Of Spiritual light and darkness


In our Cathedral in Reno Nevada tomorrow we will read a passage from I John. John is the Gospel writer who scholars credit as being one of the most obfuscatory of writers. The first reading for tomorrow, at first reading is an example of this:

God is light, and in him, there is no darkness at all. If we say, “We have fellowship with him,” while we continue to walk in darkness, we lie and do not act in truth. But if we walk in the light as he is in the light,
then we have fellowship with one another, and the Blood of his Son Jesus cleanses us from all sin.”

Living in the light means walking with our neighbor

Just what does all of this mean? What does St. John mean when he says “light?” What does St. John mean when he says “darkness?” What does St. John mean when he says, “If we walk in the light as he is in the light…?” What is sin anyway?”

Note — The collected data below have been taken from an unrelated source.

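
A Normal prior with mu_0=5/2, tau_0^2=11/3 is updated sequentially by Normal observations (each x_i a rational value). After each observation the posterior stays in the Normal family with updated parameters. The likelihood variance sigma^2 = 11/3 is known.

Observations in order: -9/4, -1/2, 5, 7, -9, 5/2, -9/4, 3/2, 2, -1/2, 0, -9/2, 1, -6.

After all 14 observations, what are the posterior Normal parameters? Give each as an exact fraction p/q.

mu_0=-7/30, tau_0^2=11/45

obs 1: x=-9/4 → posterior Normal(1/8, 11/6)
obs 2: x=-1/2 → posterior Normal(-1/12, 11/9)
obs 3: x=5 → posterior Normal(19/16, 11/12)
obs 4: x=7 → posterior Normal(47/20, 11/15)
obs 5: x=-9 → posterior Normal(11/24, 11/18)
obs 6: x=5/2 → posterior Normal(3/4, 11/21)
obs 7: x=-9/4 → posterior Normal(3/8, 11/24)
obs 8: x=3/2 → posterior Normal(1/2, 11/27)
obs 9: x=2 → posterior Normal(13/20, 11/30)
obs 10: x=-1/2 → posterior Normal(6/11, 1/3)
obs 11: x=0 → posterior Normal(1/2, 11/36)
obs 12: x=-9/2 → posterior Normal(3/26, 11/39)
obs 13: x=1 → posterior Normal(5/28, 11/42)
obs 14: x=-6 → posterior Normal(-7/30, 11/45)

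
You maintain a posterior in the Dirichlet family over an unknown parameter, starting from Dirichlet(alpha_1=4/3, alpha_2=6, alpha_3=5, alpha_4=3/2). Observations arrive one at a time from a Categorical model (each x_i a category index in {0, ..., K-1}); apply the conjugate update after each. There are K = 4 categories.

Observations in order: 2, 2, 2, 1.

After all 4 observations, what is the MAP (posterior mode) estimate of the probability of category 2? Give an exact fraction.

42/83

obs 1: x=2 → posterior Dirichlet(4/3, 6, 6, 3/2)
obs 2: x=2 → posterior Dirichlet(4/3, 6, 7, 3/2)
obs 3: x=2 → posterior Dirichlet(4/3, 6, 8, 3/2)
obs 4: x=1 → posterior Dirichlet(4/3, 7, 8, 3/2)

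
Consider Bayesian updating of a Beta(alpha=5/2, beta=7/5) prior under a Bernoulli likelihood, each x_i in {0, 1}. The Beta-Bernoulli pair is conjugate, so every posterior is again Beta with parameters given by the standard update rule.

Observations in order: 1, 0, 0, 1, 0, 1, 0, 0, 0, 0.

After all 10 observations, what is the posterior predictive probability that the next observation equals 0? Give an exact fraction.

obs 1: x=1 → posterior Beta(7/2, 7/5)
obs 2: x=0 → posterior Beta(7/2, 12/5)
obs 3: x=0 → posterior Beta(7/2, 17/5)
obs 4: x=1 → posterior Beta(9/2, 17/5)
obs 5: x=0 → posterior Beta(9/2, 22/5)
obs 6: x=1 → posterior Beta(11/2, 22/5)
obs 7: x=0 → posterior Beta(11/2, 27/5)
obs 8: x=0 → posterior Beta(11/2, 32/5)
obs 9: x=0 → posterior Beta(11/2, 37/5)
obs 10: x=0 → posterior Beta(11/2, 42/5)

84/139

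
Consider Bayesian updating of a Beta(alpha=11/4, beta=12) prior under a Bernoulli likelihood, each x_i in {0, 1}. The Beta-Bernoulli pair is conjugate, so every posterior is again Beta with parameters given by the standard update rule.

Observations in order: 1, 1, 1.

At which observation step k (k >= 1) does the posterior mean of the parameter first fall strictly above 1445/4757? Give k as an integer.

obs 1: x=1 → posterior Beta(15/4, 12)
obs 2: x=1 → posterior Beta(19/4, 12)
obs 3: x=1 → posterior Beta(23/4, 12)

k = 3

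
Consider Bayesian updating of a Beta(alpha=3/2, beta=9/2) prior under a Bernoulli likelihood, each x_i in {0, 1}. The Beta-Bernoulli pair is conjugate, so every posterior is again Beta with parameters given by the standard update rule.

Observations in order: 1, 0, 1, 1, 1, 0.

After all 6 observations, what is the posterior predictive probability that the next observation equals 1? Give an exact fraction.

11/24

obs 1: x=1 → posterior Beta(5/2, 9/2)
obs 2: x=0 → posterior Beta(5/2, 11/2)
obs 3: x=1 → posterior Beta(7/2, 11/2)
obs 4: x=1 → posterior Beta(9/2, 11/2)
obs 5: x=1 → posterior Beta(11/2, 11/2)
obs 6: x=0 → posterior Beta(11/2, 13/2)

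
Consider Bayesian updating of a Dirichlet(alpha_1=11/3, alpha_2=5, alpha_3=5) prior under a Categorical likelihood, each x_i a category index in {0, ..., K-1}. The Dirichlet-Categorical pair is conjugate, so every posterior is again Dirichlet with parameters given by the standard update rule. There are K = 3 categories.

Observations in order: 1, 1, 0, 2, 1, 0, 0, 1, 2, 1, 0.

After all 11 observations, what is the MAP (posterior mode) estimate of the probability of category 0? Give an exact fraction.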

This last sentence in I John is a parallel construction. “If we walk in the light as he is in the light,” continues with a definition of what that light is. “We have fellowship with one another, and the Blood of his Son Jesus cleanses us from all sin.” “Chet,” the Hebrew word for “sin” means “Failure,” and has a secondary meaning of “miscarriage.” Chet does not have to be intentional, except that if we plan well, we improve our chances of success.

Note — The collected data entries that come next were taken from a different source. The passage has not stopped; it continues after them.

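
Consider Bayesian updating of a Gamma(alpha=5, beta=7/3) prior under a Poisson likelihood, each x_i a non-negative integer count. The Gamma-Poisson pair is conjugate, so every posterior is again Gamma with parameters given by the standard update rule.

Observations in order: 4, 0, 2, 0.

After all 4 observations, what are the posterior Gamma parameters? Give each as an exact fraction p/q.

obs 1: x=4 → posterior Gamma(9, 10/3)
obs 2: x=0 → posterior Gamma(9, 13/3)
obs 3: x=2 → posterior Gamma(11, 16/3)
obs 4: x=0 → posterior Gamma(11, 19/3)

alpha=11, beta=19/3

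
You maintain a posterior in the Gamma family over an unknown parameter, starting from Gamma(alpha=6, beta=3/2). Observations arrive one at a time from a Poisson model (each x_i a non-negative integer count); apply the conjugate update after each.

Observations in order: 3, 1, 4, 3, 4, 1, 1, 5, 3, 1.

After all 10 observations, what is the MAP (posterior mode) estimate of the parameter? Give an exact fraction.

obs 1: x=3 → posterior Gamma(9, 5/2)
obs 2: x=1 → posterior Gamma(10, 7/2)
obs 3: x=4 → posterior Gamma(14, 9/2)
obs 4: x=3 → posterior Gamma(17, 11/2)
obs 5: x=4 → posterior Gamma(21, 13/2)
obs 6: x=1 → posterior Gamma(22, 15/2)
obs 7: x=1 → posterior Gamma(23, 17/2)
obs 8: x=5 → posterior Gamma(28, 19/2)
obs 9: x=3 → posterior Gamma(31, 21/2)
obs 10: x=1 → posterior Gamma(32, 23/2)

62/23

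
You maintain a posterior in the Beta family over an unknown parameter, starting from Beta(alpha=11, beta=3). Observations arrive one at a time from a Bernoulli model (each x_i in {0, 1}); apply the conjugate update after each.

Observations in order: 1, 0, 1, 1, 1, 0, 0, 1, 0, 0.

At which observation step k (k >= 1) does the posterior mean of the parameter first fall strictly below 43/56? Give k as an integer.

obs 1: x=1 → posterior Beta(12, 3)
obs 2: x=0 → posterior Beta(12, 4)
obs 3: x=1 → posterior Beta(13, 4)
obs 4: x=1 → posterior Beta(14, 4)
obs 5: x=1 → posterior Beta(15, 4)
obs 6: x=0 → posterior Beta(15, 5)
obs 7: x=0 → posterior Beta(15, 6)
obs 8: x=1 → posterior Beta(16, 6)
obs 9: x=0 → posterior Beta(16, 7)
obs 10: x=0 → posterior Beta(16, 8)

k = 2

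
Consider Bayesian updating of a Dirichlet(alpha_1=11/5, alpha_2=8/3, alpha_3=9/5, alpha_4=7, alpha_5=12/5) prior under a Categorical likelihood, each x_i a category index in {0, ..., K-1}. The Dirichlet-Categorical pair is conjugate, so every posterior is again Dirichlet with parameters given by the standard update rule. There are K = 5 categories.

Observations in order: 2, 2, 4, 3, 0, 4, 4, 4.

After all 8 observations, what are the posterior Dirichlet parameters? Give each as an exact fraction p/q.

alpha_1=16/5, alpha_2=8/3, alpha_3=19/5, alpha_4=8, alpha_5=32/5

obs 1: x=2 → posterior Dirichlet(11/5, 8/3, 14/5, 7, 12/5)
obs 2: x=2 → posterior Dirichlet(11/5, 8/3, 19/5, 7, 12/5)
obs 3: x=4 → posterior Dirichlet(11/5, 8/3, 19/5, 7, 17/5)
obs 4: x=3 → posterior Dirichlet(11/5, 8/3, 19/5, 8, 17/5)
obs 5: x=0 → posterior Dirichlet(16/5, 8/3, 19/5, 8, 17/5)
obs 6: x=4 → posterior Dirichlet(16/5, 8/3, 19/5, 8, 22/5)
obs 7: x=4 → posterior Dirichlet(16/5, 8/3, 19/5, 8, 27/5)
obs 8: x=4 → posterior Dirichlet(16/5, 8/3, 19/5, 8, 32/5)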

The light, expressed in practical terms means walking with one another, walking with imperfect people when we are imperfect people, failing from time to time. We have different experiences, and we see things differently. Living in the light means living as children of God, as one nation under God. We are imperfect people looking to the Father of light and love, trying to live the perfect life. Abba is Father, HaBa is the one who is to come, and Ahabba is Love, in Hebrew.

We celebrate the Eucharist. As it says in Psalm 104:14-15, God in the Eucharist, “plants for people’s work to bring forth food from the earth, wine to gladden their hearts… and bread to sustain the human heart.” In the Eucharist, we receive that wine in the blood of Christ and the body of Christ in the bread. We become joyful to go forth to live out the paradox of living the perfect life as imperfect people.

The Eucharist is the time we fill ourselves with the Physical Presence, and therefore joy. Confession and during the Mass readings are the times when we sit down with God and do that planning to minimize our failures. Let us fill ourselves with the wine that gladdens our hearts and the bread, so we can have fellowship with our neighbor, the homeless waiting to pick our pockets outside of our Cathedral, the criminal sitting in our jails, and the working poor, wondering why we do not more to make their lives better.